I promise to respect you as your own person and to realize that your interests, desires and needs are no less important than my own.
I promise to share with you my time and attention and to bring you joy, strength and imagination to our relationship.
I promise to keep myself open to you, to let you see through the window of my world into my innermost fears and feelings, secrets and dreams.
I promise to grow along with you, to be willing to face changes in order to keep our relationship alive and exciting.
I promise to love you in good times and in bad, with all I have to give and all I feel inside the only way I know how. Completely and forever.
Captain Corelli's Mandolin
Louis de Bernieres
Love is a temporary madness,
it erupts like volcanoes and then subsides.

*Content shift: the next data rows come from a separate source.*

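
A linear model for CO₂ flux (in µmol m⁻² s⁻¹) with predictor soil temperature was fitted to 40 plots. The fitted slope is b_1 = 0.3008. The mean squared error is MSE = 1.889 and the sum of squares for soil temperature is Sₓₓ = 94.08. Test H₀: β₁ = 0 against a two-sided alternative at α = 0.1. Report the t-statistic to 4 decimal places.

SE(b_1) = √(MSE/Sₓₓ) = √(1.889/94.08) = 0.141699.
t = 0.3008 / 0.141699 = 2.1228.
df = n − 2 = 38.
Two-sided p ≈ 0.0403, which is < 0.1, so reject H₀.
There is evidence that soil temperature is associated with CO₂ flux.

t = 2.1228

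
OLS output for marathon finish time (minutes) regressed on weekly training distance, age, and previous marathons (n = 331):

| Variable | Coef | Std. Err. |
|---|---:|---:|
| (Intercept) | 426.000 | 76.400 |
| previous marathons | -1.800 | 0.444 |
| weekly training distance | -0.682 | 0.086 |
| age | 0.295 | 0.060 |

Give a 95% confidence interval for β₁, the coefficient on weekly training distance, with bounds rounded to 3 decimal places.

Read off: b = -0.682, SE = 0.086 for weekly training distance.
df = n − k − 1 = 331 − 3 − 1 = 327.
t* = t_{0.025, 327} = 1.967245.
Margin = t* × SE = 1.967245 × 0.086 = 0.16918.
CI: -0.682 ± 0.16918 → (-0.851, -0.513).

(-0.851, -0.513)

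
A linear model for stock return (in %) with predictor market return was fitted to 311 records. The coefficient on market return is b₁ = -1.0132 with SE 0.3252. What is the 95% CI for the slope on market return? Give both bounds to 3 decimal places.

(-1.653, -0.373)

df = n − 2 = 311 − 2 = 309.
t* = t_{0.025, 309} = 1.967671.
Margin = t* × SE = 1.967671 × 0.3252 = 0.63989.
CI: -1.0132 ± 0.63989 → (-1.653, -0.373).
With 95% confidence, each one-unit increase in market return is associated with a change of between -1.653 and -0.373 % in stock return.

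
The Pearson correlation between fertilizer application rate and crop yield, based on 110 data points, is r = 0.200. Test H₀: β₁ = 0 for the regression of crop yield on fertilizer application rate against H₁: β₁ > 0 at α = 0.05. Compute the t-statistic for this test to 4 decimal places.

t = 2.1213

t = r·√(n − 2)/√(1 − r²) = 0.200·√108/√0.96 = 2.1213.
df = n − 2 = 108.
One-sided p ≈ 0.0181, which is < 0.05, so reject H₀.
There is evidence of a linear association between fertilizer application rate and crop yield.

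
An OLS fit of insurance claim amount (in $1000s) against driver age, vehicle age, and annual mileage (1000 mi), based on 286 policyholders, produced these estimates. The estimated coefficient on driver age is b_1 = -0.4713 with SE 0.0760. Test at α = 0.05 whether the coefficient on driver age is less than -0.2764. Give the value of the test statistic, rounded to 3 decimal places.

H₀: β₁ = -0.2764 vs H₁: β₁ < -0.2764.
t = (b_1 − β₁⁰)/SE = (-0.4713 − (-0.2764)) / 0.0760 = -2.564.
df = n − k − 1 = 286 − 3 − 1 = 282.
One-sided p ≈ 0.0054, which is < 0.05, so reject H₀.
There is evidence that the true slope on driver age is below -0.2764 $1000s per unit, holding the other predictors fixed.

t = -2.564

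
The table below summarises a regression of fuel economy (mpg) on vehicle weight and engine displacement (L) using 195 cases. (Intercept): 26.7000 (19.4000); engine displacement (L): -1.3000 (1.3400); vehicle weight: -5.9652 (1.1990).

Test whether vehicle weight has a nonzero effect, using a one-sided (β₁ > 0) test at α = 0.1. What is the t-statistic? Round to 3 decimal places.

t = -4.975

Read off: b = -5.9652, SE = 1.1990 for vehicle weight.
H₀: β₁ = 0 vs H₁: β₁ > 0.
t = -5.9652 / 1.1990 = -4.975.
df = n − k − 1 = 195 − 2 − 1 = 192.
One-sided p ≈ 1.0000, which is ≥ 0.1, so fail to reject H₀.
The data do not give significant evidence that the true slope on vehicle weight is positive, holding the other predictors fixed.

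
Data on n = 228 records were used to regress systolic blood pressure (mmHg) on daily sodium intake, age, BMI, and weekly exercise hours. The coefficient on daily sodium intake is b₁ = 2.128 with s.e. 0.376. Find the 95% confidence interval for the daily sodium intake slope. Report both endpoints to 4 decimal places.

df = n − k − 1 = 228 − 4 − 1 = 223.
t* = t_{0.025, 223} = 1.970659.
Margin = t* × SE = 1.970659 × 0.376 = 0.740968.
CI: 2.128 ± 0.740968 → (1.3870, 2.8690).
With 95% confidence, each one-unit increase in daily sodium intake is associated with a change of between 1.3870 and 2.8690 mmHg in systolic blood pressure, holding the other predictors fixed.

(1.3870, 2.8690)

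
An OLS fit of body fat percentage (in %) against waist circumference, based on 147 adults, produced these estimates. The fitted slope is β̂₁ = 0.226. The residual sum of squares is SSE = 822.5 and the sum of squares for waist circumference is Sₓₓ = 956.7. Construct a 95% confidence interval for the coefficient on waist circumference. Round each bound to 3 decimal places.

(0.074, 0.378)

MSE = SSE/(n − 2) = 822.5/145 = 5.67241.
SE(β̂₁) = √(MSE/Sₓₓ) = √(5.67241/956.7) = 0.0770009.
df = n − 2 = 145.
t* = t_{0.025, 145} = 1.97646.
Margin = t* × SE = 1.97646 × 0.0770009 = 0.15219.
CI: 0.226 ± 0.15219 → (0.074, 0.378).
With 95% confidence, each one-unit increase in waist circumference is associated with a change of between 0.074 and 0.378 % in body fat percentage.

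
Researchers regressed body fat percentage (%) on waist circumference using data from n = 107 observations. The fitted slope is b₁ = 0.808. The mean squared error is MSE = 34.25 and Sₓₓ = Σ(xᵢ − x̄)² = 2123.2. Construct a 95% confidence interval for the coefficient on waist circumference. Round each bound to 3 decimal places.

SE(b₁) = √(MSE/Sₓₓ) = √(34.25/2123.2) = 0.127009.
df = n − 2 = 105.
t* = t_{0.025, 105} = 1.982815.
Margin = t* × SE = 1.982815 × 0.127009 = 0.25184.
CI: 0.808 ± 0.25184 → (0.556, 1.060).
With 95% confidence, each one-unit increase in waist circumference is associated with a change of between 0.556 and 1.060 % in body fat percentage.

(0.556, 1.060)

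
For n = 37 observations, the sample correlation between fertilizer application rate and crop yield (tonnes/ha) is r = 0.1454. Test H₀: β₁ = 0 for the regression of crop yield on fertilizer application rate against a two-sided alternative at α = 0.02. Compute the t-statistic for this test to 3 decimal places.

t = r·√(n − 2)/√(1 − r²) = 0.1454·√35/√0.978859 = 0.869.
df = n − 2 = 35.
Two-sided p ≈ 0.3905, which is ≥ 0.02, so fail to reject H₀.
The data do not give significant evidence of a linear association between fertilizer application rate and crop yield.

t = 0.869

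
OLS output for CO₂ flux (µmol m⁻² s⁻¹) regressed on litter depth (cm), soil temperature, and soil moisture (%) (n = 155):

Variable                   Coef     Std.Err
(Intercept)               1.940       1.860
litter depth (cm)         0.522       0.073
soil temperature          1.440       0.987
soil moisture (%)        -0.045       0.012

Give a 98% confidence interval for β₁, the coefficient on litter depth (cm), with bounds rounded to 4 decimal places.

Read off: b = 0.522, SE = 0.073 for litter depth (cm).
df = n − k − 1 = 155 − 3 − 1 = 151.
t* = t_{0.01, 151} = 2.351297.
Margin = t* × SE = 2.351297 × 0.073 = 0.171645.
CI: 0.522 ± 0.171645 → (0.3504, 0.6936).

(0.3504, 0.6936)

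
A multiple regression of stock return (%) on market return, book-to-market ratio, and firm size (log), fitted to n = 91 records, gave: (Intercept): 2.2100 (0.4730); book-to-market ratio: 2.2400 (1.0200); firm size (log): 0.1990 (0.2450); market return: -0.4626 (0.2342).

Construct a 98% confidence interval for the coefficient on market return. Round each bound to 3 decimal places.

(-1.018, 0.092)

Read off: b = -0.4626, SE = 0.2342 for market return.
df = n − k − 1 = 91 − 3 − 1 = 87.
t* = t_{0.01, 87} = 2.369977.
Margin = t* × SE = 2.369977 × 0.2342 = 0.55505.
CI: -0.4626 ± 0.55505 → (-1.018, 0.092).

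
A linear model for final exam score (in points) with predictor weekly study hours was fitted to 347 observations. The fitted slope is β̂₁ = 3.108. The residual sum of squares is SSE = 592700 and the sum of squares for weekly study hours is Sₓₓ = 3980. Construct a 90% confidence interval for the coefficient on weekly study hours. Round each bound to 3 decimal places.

(2.024, 4.192)

MSE = SSE/(n − 2) = 592700/345 = 1717.97.
SE(β̂₁) = √(MSE/Sₓₓ) = √(1717.97/3980) = 0.657002.
df = n − 2 = 345.
t* = t_{0.05, 345} = 1.649282.
Margin = t* × SE = 1.649282 × 0.657002 = 1.08358.
CI: 3.108 ± 1.08358 → (2.024, 4.192).
With 90% confidence, each one-unit increase in weekly study hours is associated with a change of between 2.024 and 4.192 points in final exam score.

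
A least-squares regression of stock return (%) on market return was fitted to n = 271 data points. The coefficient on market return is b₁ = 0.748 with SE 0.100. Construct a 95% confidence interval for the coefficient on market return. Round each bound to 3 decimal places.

(0.551, 0.945)

df = n − 2 = 271 − 2 = 269.
t* = t_{0.025, 269} = 1.968822.
Margin = t* × SE = 1.968822 × 0.100 = 0.19688.
CI: 0.748 ± 0.19688 → (0.551, 0.945).
With 95% confidence, each one-unit increase in market return is associated with a change of between 0.551 and 0.945 % in stock return.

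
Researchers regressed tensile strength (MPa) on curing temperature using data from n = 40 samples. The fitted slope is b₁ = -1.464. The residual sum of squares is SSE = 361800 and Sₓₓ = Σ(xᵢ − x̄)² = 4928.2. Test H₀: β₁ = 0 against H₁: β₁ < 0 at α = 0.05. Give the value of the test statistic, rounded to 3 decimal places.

MSE = SSE/(n − 2) = 361800/38 = 9521.05.
SE(b₁) = √(MSE/Sₓₓ) = √(9521.05/4928.2) = 1.38995.
t = -1.464 / 1.38995 = -1.053.
df = n − 2 = 38.
One-sided p ≈ 0.1494, which is ≥ 0.05, so fail to reject H₀.
The data do not give significant evidence that the true slope on curing temperature is negative.

t = -1.053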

And when it subsides you have to make a decision.
You have to work out whether your roots have so entwined together
that it is inconceivable that you should ever part.
Because this is what love is.
Love is not breathlessness,
it is not excitement,
it is not the promulgation of eternal passion.
That is just being "in love" which any fool can do.
Love itself is what is left over when being in love has burned away,
and this is both an art and a fortunate accident.
Those that truly love, have roots that grow towards each other underground,
and when all the pretty blossom have fallen from their branches,
they find that they are one tree and not two.